コロナ禍と高齢者 農業支えに健康維持を

 新型コロナウイルス感染対策に伴う外出自粛で、高齢者の不安が増している。心と体の健康を保ち、前向きに過ごせるよう家族や地域の支えが必要だ。高齢者の自立機能を維持する上で農作業にも期待したい。

 緊急事態宣言は39県で解除されたものの、重症化リスクが高い高齢者は自宅に閉じこもる生活が余儀なくされ、気分がふさいでいることだろう。運動量が減り、食事が偏ることによって起きる「体の健康問題」と「心の健康問題」が危惧される。

 東京大学高齢社会総合研究機構の飯島勝矢教授は「ずっと家に閉じこもって動かずにいたり、結果的に食事を抜いてしまったり、誰ともしゃべらなかったりするとフレイル(虚弱)が進行する恐れがある」と警告。元気で活動的だった人も、何週間も家から出ない生活を続ければ要介護へ移行しかねない。

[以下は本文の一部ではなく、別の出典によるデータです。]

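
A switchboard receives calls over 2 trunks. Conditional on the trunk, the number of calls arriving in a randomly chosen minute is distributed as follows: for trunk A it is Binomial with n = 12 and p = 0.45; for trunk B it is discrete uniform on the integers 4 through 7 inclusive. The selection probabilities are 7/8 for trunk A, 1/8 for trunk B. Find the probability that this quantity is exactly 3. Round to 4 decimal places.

0.0808

Conditional on each trunk, P(X = 3): A: 0.0923261; B: 0.
By total probability, P(X = 3) = 0.875·0.0923261 + 0.125·0 = 0.0807853.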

 2週間の寝たきりで失われる筋肉量が、高齢者では7年間に失われる量に匹敵するといわれる。生活が不活発な状態が続くと身体機能だけでなく、心の健康も良くない方に向かう。親類や友人と会えずに気分がめいり、誰ともコミュニケーションを取らないと知らないうちに認知症が進行する懸念もある。

 同研究機構は、新型コロナについて高齢者が気を付けたいポイントをホームページで公開。適度な運動、3食バランスの良い食事、そして会話、前向きな気持ちが欠かせないという。

 筋肉量を維持するために運動は、室内では足踏み、爪先立ち、スクワットを行い、天気の良い日は人との距離を取りながら散歩やウオーキングをする。バランスの良い食事も大事だ。肉、魚、卵、大豆製品などのタンパク質、きのこ類に多いビタミンDを十分に摂取しよう。

 一人暮らしだと、人と会ったり、おしゃべりの機会が減ったりして誰とも話さない日もある。近所の人が声を掛けてほしい。離れて住む子や孫は積極的に電話を掛け、いつも以上に話を聞いてほしい。同居の家族は、バランス良い食事を用意したり、家族で楽しくおしゃべりする機会を増やしたりしてほしい。高齢者本人には、疎遠だった知人に手紙を書くことを勧めたい。心を豊かにする。

 大切なのは前向きな気持ちだ。農業に長年携わってきた高齢者は自ら工夫し、息詰まる生活の中でも楽しみを見いだそうとしている。日本農業新聞こだま欄「女の階段」に、86歳の田中早苗さん(三重県)の投稿があった。長く荒らしていた畑を耕し、今年は花やサトイモ、コンニャクを植え、出来上がった作物を人にあげるため畑に通っているという。「食べられて、話せて、働ける、こんな幸せがありましょうか」と農業のありがたさをつづった。

 農家は多くの困難に遭いながらも前向きに人生を開拓してきた。家族や友人と再び笑顔で集う日を励みに、無理をせず、畑仕事を続けてもらいたい。